Support Questions
Find answers, ask questions, and share your expertise
Announcements
Alert: Welcome to the Unified Cloudera Community. Former HCC members be sure to read and learn how to activate your account here.

Re: Data block storage directory can't work

Re: Data block storage directory can't work

New Contributor

Hi Darren,

 

Thanks for your reply.

 

My system is only for testing now so that we can ignore the data loss. And currently I am not using the CM, but manually install a HDFS cluster with one name node and two data nodes. How to make the new hdfs-site.xml take effect now after I update the data directory property in hdfs-site.xml?

 

By default each data block has two replication in other data nodes, but what I am doing is redundant the whole data set. So that I want to add an additional data directory in hdfs-site.xml, so that the data can be written to two places all the time. I also notice that there is HDFS Replication in CM. Is it replication in two directory in each data node? Or does it setup a separate HDFS cluster then synchronize between two clusters? Could you tell me the expert on the HDFS replication?

http://www.cloudera.com/content/cloudera-content/cloudera-docs/CM4Ent/4.7.1/Cloudera-Backup-Disaster...

 

 

Thanks,

Jack Chen 

4 REPLIES 4

Data block storage directory can't work

New Contributor

Hi all,

 
I customized data block storage directory in /etc/hadoop/conf.my_cluster/hdfs-site.xml but it doesn't take effect. It still store data blocks in /tmp/hadoop-root/dfs/data/current/.
 
1: Do I need to add the config file path /etc/hadoop/conf.my_cluster into some config place?
2: Do I need to restart HDFS after my change in hdfs-site.xml?
2: Can I add an additional data block storage directory in HDFS? So that every data block will be stored in two places for disaster recovery.
 
The configuration for datanode in my hdfs-site.xml is as below.
<property>
      <name>dfs.datanode.data.dir</name>
      <value>/data/1/dfs/dn,/data/2/dfs/dn,/data/3/dfs/dn,/data/4/dfs/dn</value>
 </property>
 
Thanks,
Jack Chen

Re: Data block storage directory can't work

New Contributor

Hi all,

 
Sorry. I have copy hdfs-site.xml and core-site.xml from /etc/hadoop/conf.my_cluster to /etc/hadoop/conf.

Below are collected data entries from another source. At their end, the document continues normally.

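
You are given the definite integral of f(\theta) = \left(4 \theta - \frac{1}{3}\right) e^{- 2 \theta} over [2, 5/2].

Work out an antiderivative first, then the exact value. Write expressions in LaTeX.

Antiderivative: F(\theta) = \frac{\left(- 12 \theta - 5\right) e^{- 2 \theta}}{6}; value = - \frac{35}{6 e^{5}} + \frac{29}{6 e^{4}}

Recognize the product-rule pattern: f = u'v + uv' with u = - 2 \theta - \frac{5}{6}, v = e^{- 2 \theta}, so integration by parts undoes it.
F(\theta) = \frac{\left(- 12 \theta - 5\right) e^{- 2 \theta}}{6} is an antiderivative of f.
Check: d/d\theta[\frac{\left(- 12 \theta - 5\right) e^{- 2 \theta}}{6}] = \frac{\left(12 \theta - 1\right) e^{- 2 \theta}}{3}, which equals f(\theta).
F(5/2) = - \frac{35}{6 e^{5}}; F(2) = - \frac{29}{6 e^{4}}.
Integral = F(5/2) - F(2) = - \frac{35}{6 e^{5}} + \frac{29}{6 e^{4}}.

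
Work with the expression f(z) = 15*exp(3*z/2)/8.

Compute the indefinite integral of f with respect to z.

F(z) = 5*exp(3*z/2)/4 + C

Differentiate the proposed F(z) back; it has to land on f(z) exactly.
Check: d/dz[5*exp(3*z/2)/4] = 15*exp(3*z/2)/8 = f(z).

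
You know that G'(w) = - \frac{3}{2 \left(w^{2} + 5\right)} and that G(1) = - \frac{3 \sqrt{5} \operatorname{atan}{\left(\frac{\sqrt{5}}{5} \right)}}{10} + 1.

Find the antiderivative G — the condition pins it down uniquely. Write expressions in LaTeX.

Differentiate the proposed G(w) back; it has to land on the given G'(w).
A general antiderivative is - \frac{3 \sqrt{5} \operatorname{atan}{\left(\frac{\sqrt{5} w}{5} \right)}}{10} + C.
The condition gives C = - \frac{3 \sqrt{5} \operatorname{atan}{\left(\frac{\sqrt{5}}{5} \right)}}{10} + 1 - (- \frac{3 \sqrt{5} \operatorname{atan}{\left(\frac{\sqrt{5}}{5} \right)}}{10}) = 1.
So G(w) = - \frac{3 \sqrt{5} \operatorname{atan}{\left(\frac{\sqrt{5} w}{5} \right)}}{10} + 1.
Check: d/dw[- \frac{3 \sqrt{5} \operatorname{atan}{\left(\frac{\sqrt{5} w}{5} \right)}}{10} + 1] = - \frac{3}{2 w^{2} + 10}, which equals G'(w).

G(w) = - \frac{3 \sqrt{5} \operatorname{atan}{\left(\frac{\sqrt{5} w}{5} \right)}}{10} + 1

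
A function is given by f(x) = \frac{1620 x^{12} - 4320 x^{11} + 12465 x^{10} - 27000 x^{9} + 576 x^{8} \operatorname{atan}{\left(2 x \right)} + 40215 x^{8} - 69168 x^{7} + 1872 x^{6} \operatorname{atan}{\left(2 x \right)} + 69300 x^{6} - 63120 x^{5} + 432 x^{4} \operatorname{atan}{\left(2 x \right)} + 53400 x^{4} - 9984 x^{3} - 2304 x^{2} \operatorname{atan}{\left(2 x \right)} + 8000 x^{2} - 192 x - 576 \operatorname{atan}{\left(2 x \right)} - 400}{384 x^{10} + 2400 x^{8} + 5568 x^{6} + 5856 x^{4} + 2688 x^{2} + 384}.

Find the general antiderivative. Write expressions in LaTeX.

For F(x) to be correct the identity F'(x) - f(x) = 0 must hold.
Check: d/dx[\frac{x \left(960 x + 15 \left(x^{2} + 2\right) \left(3 x^{2} - 6 x + 2\right)^{2} - 144 \left(x^{2} + 2\right) \operatorname{atan}{\left(2 x \right)} - 320\right)}{96 \left(x^{2} + 1\right) \left(x^{2} + 2\right)}] = \frac{1620 x^{12} - 4320 x^{11} + 12465 x^{10} - 27000 x^{9} + 576 x^{8} \operatorname{atan}{\left(2 x \right)} + 40215 x^{8} - 69168 x^{7} + 1872 x^{6} \operatorname{atan}{\left(2 x \right)} + 69300 x^{6} - 63120 x^{5} + 432 x^{4} \operatorname{atan}{\left(2 x \right)} + 53400 x^{4} - 9984 x^{3} - 2304 x^{2} \operatorname{atan}{\left(2 x \right)} + 8000 x^{2} - 192 x - 576 \operatorname{atan}{\left(2 x \right)} - 400}{384 x^{10} + 2400 x^{8} + 5568 x^{6} + 5856 x^{4} + 2688 x^{2} + 384} = f(x).

F(x) = \frac{x \left(960 x + 15 \left(x^{2} + 2\right) \left(3 x^{2} - 6 x + 2\right)^{2} - 144 \left(x^{2} + 2\right) \operatorname{atan}{\left(2 x \right)} - 320\right)}{96 \left(x^{2} + 1\right) \left(x^{2} + 2\right)} + C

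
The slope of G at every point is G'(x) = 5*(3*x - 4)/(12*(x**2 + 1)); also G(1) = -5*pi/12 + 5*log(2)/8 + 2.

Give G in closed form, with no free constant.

Differentiate the proposed G(x) back; it has to land on the given G'(x).
A general antiderivative is 5*log(x**2 + 1)/8 - 5*atan(x)/3 + C.
The condition gives C = -5*pi/12 + 5*log(2)/8 + 2 - (-5*pi/12 + 5*log(2)/8) = 2.
So G(x) = 5*log(x**2 + 1)/8 - 5*atan(x)/3 + 2.
Check: d/dx[5*log(x**2 + 1)/8 - 5*atan(x)/3 + 2] = (15*x - 20)/(12*x**2 + 12), which equals G'(x).

G(x) = 5*log(x**2 + 1)/8 - 5*atan(x)/3 + 2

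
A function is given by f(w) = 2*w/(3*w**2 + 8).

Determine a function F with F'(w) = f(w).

An antiderivative is F(w) = log(3*w**2 + 8)/3.

The substitution u = w**2/2 + 4/3 works: f is exactly (dF/du)*(du/dw) for that inner function.
Check: d/dw[log(3*w**2 + 8)/3] = 2*w/(3*w**2 + 8) = f(w).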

But the data blocks are still stored in the default directory /tmp/hadoop-root/dfs/data/current/, but not my customized directory. Could anyone tell me how to make the customized data block directory take effect? Thanks.
 
Config info in core-site.xml:
<configuration>
   <property>
     <name>fs.defaultFS</name>
     <value>hdfs://CDHNode1.cn.com:8020</value>
  </property>
 </configuration>
 
Config info in hdfs-site.xml:
<configuration>
   #<property>
   #   <name>dfs.name.dir</name>
   #   <value>/var/lib/hadoop-hdfs/cache/hdfs/dfs/name</value>
   #</property>
   <property>
     <name>dfs.datanode.data.dir</name>
     <value>/data/1/dfs/dn,/data/2/dfs/dn,/data/3/dfs/dn,/data/4/dfs/dn</value>
   </property>
   <property>
     <name>dfs.permissions.superusergroup</name>
     <value>root</value>
   </property>
 </configuration>
 
Thanks,
Jack Chen

Re: Data block storage directory can't work

Hi Jack,

 

When using CM, you should use the UI (or API) to modify configuration, and basically never manually edit a file. I suggest you read this to better understand CM: http://blog.cloudera.com/blog/2013/07/how-does-cloudera-manager-work/

 

Since you are changing data dirs, you will need to be careful with your exact steps to make sure you don't lose data or cause unnecessary re-replication.

 

To edit this configuration, open up your CM UI (usually listening on port 7180), log in click on HDFS, then click on Configuration -> View and Edit. Search for "data dir" in the upper left search box, then edit the appropriate configuration. Restart HDFS data nodes (or the whole service) for this to take effect. You may want to stop HDFS, move the data to the new data dirs, make the config change, then start up HDFS again. It's probably a bad idea to move data files while the data node is running.

 

Note that setting extra data dirs is not going to help if your goal is backup / disaster recovery. By default, three copies of all blocks of data are stored on your cluster, on different machines. You can change the replication factor if this is not to your liking (in HDFS config).

 

The enterprise edition of CM can help you with true backup / disaster recovery, but basically you should set up a second cluster in a different physical location and keep them in sync. I'm not an expert on that subject though.

 

Thanks,

Darren

Re: Data block storage directory can't work

Hi Jack,

 

This forum is for Clooudera Manager questions. If not using Cloudera Manager, you may have better luck on the forum for HDFS, where you will find HDFS experts:

http://community.cloudera.com/t5/Storage-Random-Access-HDFS/bd-p/StorageFormat

 

Why do you want to put two copies of the data on the same machine? Storing replicas on different machines will protect against both disk and machine failure, and improve concurrency, all better than if the copies were on the same machine.

 

HDFS Replication in CM will replicate your HDFS data from one cluster to another.

 

Thanks,

Darren